A estrutura do show é maios ou menos assim: Nas duas primeiras horas são performances solo ou duplas, alguns cantores e, se tiver, performances com todo o grupo (gidha) que eram mais encenação do que dança mesmo, nessas ultimas a gente assistia algumas vezes depois éramos jogadas no palco com o resto do grupo com a orientação “segue a fulana!”. A segunda parte do show era o “non stop dance” todos os artistas eram divididos em 2 ou 3 grupos e cada grupo ficava de 15 a 20 min dançando sem parar, um grupo de cada vez até o fim da festa, isso poderia levar de 2 a 4 horas. Cada subida ao palco era um figurino diferente, mas o mais legal era poder aprender durante o show. Nessa parte o publico estava na pista de dança em frente ao palco e observa-los ajudava a enriquecer o repertório de passos. No palco muitas vezes os bailarinos mais experientes davam dicas ou até mesmo ensinavam no palco, saber seguir os colegas era essencial.

E falando sobre seguir os colegas agora vou contar um pouco de como de fato aprendi bhangra. Tive vários professores e professoras, do dono da empresa aos colegas bailarinos. Mas Mohamed foi sem duvida o melhor de todos. Cada professor tinha seus passos favoritos e seu jeitinho de usar.

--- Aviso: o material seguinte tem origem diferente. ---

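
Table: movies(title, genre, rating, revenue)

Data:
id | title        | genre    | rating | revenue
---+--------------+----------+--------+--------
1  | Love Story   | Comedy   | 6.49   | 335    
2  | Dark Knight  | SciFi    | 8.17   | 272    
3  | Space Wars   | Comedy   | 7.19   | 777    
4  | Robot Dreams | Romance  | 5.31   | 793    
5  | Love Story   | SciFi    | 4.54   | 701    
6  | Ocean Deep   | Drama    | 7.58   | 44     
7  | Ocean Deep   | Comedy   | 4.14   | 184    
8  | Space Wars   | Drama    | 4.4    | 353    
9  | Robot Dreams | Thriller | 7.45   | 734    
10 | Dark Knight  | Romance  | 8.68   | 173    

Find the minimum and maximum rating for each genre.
SELECT genre, MIN(rating), MAX(rating)
FROM movies
GROUP BY genre

Result:
  Comedy: min=4.14, max=7.19
  Drama: min=4.40, max=7.58
  Romance: min=5.31, max=8.68
  SciFi: min=4.54, max=8.17
  Thriller: min=7.45, max=7.45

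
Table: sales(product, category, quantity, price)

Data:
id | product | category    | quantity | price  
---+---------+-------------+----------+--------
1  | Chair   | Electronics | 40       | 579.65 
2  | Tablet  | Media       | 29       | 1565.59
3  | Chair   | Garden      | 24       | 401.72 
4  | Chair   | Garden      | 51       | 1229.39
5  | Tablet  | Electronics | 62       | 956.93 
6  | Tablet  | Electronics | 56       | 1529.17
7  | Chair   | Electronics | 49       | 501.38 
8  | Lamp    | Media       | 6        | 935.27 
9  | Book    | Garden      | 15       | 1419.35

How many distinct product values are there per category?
SELECT category, COUNT(DISTINCT product)
FROM sales
GROUP BY category

Result:
  Electronics: 2 distinct
  Garden: 2 distinct
  Media: 2 distinct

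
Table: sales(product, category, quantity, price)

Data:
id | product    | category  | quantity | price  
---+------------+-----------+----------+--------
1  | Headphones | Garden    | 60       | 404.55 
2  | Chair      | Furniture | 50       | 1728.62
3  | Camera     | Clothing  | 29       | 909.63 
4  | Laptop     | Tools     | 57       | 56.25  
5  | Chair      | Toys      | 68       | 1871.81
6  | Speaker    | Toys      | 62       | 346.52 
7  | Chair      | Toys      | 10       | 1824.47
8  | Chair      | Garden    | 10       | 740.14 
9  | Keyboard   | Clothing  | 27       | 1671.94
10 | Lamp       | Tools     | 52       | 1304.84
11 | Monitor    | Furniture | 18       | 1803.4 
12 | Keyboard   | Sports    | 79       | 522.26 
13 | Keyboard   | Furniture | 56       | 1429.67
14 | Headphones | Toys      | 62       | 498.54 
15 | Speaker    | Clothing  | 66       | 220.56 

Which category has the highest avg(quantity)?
SELECT category, AVG(quantity) as val
FROM sales
GROUP BY category
ORDER BY val DESC
LIMIT 1

Result: Sports with avg(quantity) = 79.00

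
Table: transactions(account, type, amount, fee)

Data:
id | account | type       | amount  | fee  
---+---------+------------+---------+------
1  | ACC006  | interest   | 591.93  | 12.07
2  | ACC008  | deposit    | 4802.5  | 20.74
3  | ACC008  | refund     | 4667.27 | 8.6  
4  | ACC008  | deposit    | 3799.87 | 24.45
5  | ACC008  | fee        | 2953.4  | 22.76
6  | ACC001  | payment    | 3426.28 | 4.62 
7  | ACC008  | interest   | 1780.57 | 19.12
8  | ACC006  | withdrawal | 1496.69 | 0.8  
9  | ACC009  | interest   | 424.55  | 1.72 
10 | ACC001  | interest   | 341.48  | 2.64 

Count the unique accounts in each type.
SELECT type, COUNT(DISTINCT account)
FROM transactions
GROUP BY type

Result:
  deposit: 1 distinct
  fee: 1 distinct
  interest: 4 distinct
  payment: 1 distinct
  refund: 1 distinct
  withdrawal: 1 distinct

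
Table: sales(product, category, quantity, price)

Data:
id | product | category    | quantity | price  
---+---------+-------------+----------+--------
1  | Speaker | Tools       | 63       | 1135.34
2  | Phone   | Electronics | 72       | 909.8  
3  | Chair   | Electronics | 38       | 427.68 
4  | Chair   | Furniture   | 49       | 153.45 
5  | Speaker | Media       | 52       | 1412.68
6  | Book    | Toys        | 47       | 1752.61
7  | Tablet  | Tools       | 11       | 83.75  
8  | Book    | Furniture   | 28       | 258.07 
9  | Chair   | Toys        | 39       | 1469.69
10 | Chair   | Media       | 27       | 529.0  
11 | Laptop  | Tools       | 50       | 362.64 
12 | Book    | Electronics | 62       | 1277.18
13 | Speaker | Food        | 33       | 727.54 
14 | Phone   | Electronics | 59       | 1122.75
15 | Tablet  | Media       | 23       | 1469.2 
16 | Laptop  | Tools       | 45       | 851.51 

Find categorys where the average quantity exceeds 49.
SELECT category, AVG(quantity)
FROM sales
GROUP BY category
HAVING AVG(quantity) > 49

Result:
  Electronics: avg=57.75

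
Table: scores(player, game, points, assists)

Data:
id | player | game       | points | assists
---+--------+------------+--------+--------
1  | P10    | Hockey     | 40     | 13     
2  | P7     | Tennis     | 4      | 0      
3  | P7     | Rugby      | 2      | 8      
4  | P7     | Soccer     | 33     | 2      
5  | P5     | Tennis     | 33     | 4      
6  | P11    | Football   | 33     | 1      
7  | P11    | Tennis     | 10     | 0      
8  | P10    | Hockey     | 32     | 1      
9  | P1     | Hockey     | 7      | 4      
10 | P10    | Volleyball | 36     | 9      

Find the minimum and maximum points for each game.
SELECT game, MIN(points), MAX(points)
FROM scores
GROUP BY game

Result:
  Football: min=33, max=33
  Hockey: min=7, max=40
  Rugby: min=2, max=2
  Soccer: min=33, max=33
  Tennis: min=4, max=33
  Volleyball: min=36, max=36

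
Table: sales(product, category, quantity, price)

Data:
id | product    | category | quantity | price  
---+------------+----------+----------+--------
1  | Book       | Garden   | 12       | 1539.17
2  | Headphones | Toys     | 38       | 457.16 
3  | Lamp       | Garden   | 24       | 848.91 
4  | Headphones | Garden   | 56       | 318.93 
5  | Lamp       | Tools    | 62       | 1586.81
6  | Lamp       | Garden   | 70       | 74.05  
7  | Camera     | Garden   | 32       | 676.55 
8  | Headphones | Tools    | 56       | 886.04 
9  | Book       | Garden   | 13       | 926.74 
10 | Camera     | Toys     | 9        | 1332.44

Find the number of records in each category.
SELECT category, COUNT(*) as count
FROM sales
GROUP BY category

Result:
  Garden: 6
  Tools: 2
  Toys: 2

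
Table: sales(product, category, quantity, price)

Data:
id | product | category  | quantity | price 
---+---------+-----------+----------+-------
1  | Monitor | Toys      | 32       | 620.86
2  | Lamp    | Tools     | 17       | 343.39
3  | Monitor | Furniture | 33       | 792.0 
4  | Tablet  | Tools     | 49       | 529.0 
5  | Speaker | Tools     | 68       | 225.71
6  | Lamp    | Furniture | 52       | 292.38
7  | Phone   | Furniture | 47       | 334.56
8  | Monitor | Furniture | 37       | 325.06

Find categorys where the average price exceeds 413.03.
SELECT category, AVG(price)
FROM sales
GROUP BY category
HAVING AVG(price) > 413.03

Result:
  Furniture: avg=436.00
  Toys: avg=620.86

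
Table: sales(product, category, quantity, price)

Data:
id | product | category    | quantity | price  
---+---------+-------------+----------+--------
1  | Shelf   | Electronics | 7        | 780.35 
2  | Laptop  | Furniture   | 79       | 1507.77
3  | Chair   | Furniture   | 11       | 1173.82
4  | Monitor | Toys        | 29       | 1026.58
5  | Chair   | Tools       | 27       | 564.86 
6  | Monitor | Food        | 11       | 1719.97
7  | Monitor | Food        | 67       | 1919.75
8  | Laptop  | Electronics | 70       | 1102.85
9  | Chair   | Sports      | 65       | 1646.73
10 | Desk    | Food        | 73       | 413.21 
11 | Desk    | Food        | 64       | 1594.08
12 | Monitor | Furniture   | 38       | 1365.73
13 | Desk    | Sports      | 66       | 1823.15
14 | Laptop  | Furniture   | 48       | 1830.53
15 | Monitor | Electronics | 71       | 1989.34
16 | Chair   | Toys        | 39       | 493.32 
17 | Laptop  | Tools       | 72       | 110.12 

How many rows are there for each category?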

Num geral, eles colocavam uma musica e dançavam e nós copiávamos, eles normalmente seguiam a música então quando percebia que a musica ia mudar era só se preparar que o passo também mudaria, só faltava saber qual passo seria. Quando o passo era muito difícil nós solicitávamos que eles parassem a musica e mostrassem o passo devagar para que pudéssemos entender. Mohamed também usava bastante essa técnica, mas quase sempre ele levava um integrante do grupo dele (de meninos, normalmente eles faziam algumas coreografias especiais e depois serviam de “corpo de baile” para os solistas), assim ele conseguia ficar nos observando e corrigindo, o que ajudava muito. Foi ele também que me ensinou a dançar de casal interpretando a musica (mesmo sem saber o que dizia a música). Quando o grupo de meninas estrangeiras já estava mais cheio ele também nos ensinou vários passos para fazer em grupo e em duplas, coisa que lá não consegui usar pois não havia coreografia e nem fluência do grupo todo para fazer de improviso, mas guardei esse conhecimento com muito carinho para usa-lo aqui no Brasil. E foi depois de muitos ensaio, quando todas estávamos já com boa fluência em vários passos que descobri como eles conseguiam dançar igual sem coreografar. Havia um líder, o integrante da primeira fila mais à esquerda (direita de quem assiste) na cena era o líder, ele escolhia os passos e os outros o seguiam, descobri isso quando um dia Mohamed me puxou do fundão, onde eu sempre ficava, para essa posição e disse “-agora dança, e vocês seguem ela”, hoje me parece óbvio, mas durante os shows nunca percebi isso.

Nesse modo de ensinar o processo de aprendizagem não é fácil, precisamos perceber e interiorizar as músicas para só então conseguir dançar. A qualidade dos movimentos também leva mais tempo e o aluno sofre bastante durante todo o processo, mas no fim desenvolvemos uma fluência tão grande que a improvisação é natural, percebi isso preparando minhas aulas e workshops já no Brasil, meses sem dançar bhangra mas para o meu corpo foi como se nunca tivesse parado… Obrigada Mohamed e todos os outros que doaram seu tempo para me ensinar essa dança que eu amo tanto.